Он не одобрял выступлений сына, хотя получаемые гонорары производили на него впечатление, в чем он, правда, никогда не признавался. Джонни потанцевал еще на том месте, где когда-то испытал такой страх и унижение. В голове у него смутно мелькало: вот бы кто-то возник и затеял драку — он им покажет, что он теперь такая сила, с которой нельзя не считаться. Когда его охватывала ярость, он всегда испытывал странное облегчение, зная, что вот-вот потеряет голову. Порой он даже радовался этому. Отбивая чечетку здесь, на берегу, он, как бывало и прежде, почувствовал радость. На миг почудилось, будто сейчас все станет на свои места, щелк — и все в порядке! Джонни остановился, но на душе все еще было легко.
— Танцую что надо, — похвастался он, глядя на свои ноги.

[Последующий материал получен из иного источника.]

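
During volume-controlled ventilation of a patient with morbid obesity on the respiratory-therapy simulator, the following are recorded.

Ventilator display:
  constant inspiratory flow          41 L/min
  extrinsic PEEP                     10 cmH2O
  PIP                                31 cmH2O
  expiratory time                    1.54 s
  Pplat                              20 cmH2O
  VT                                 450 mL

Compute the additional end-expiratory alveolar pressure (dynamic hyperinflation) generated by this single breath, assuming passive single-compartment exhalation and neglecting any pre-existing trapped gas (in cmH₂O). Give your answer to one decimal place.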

Рев белого фургона, который снова пронесся мимо, заглушил его слова. Возможно, водителю хотелось еще разок взглянуть на него, но Джонни даже не посмотрел в его сторону. Он перешел дорогу и свернул на незнакомую улицу, которая, по его расчетам, должна была вывести назад. Так и получилось — спустя немного он вышел к железнодорожной линии, а оттуда уже рукой подать до улицы Маррибел.
'Ладно, а теперь что? — подумал он. — Вернуться домой, помириться с родителями, а потом, пожалуй, позвонить на службу отцу или матери Бонни и объяснить, что ему в руки попала Боннина книжка, которую он хотел бы ей вернуть. Или, может, махнуть на все рукой и больше не пытаться увидеться с Бонни? Положим, он ее найдет, что, интересно, он ей скажет?' И все же он не мог отказаться от этой подсказки, которую невзначай ему подкинул случай, он прямо-таки ощущал, что держит в руке путеводную нить. Ветер доходил до него холодком. Он поежился и вспомнил, что оставил блейзер у Софи. С досадой и в то же время с тайным необъяснимым облегчением понял, что должен вернуться в ее дом. Придя к этой мысли, он сунул руки в карманы джинсов — и обнаружил ключ от парадной двери Софи.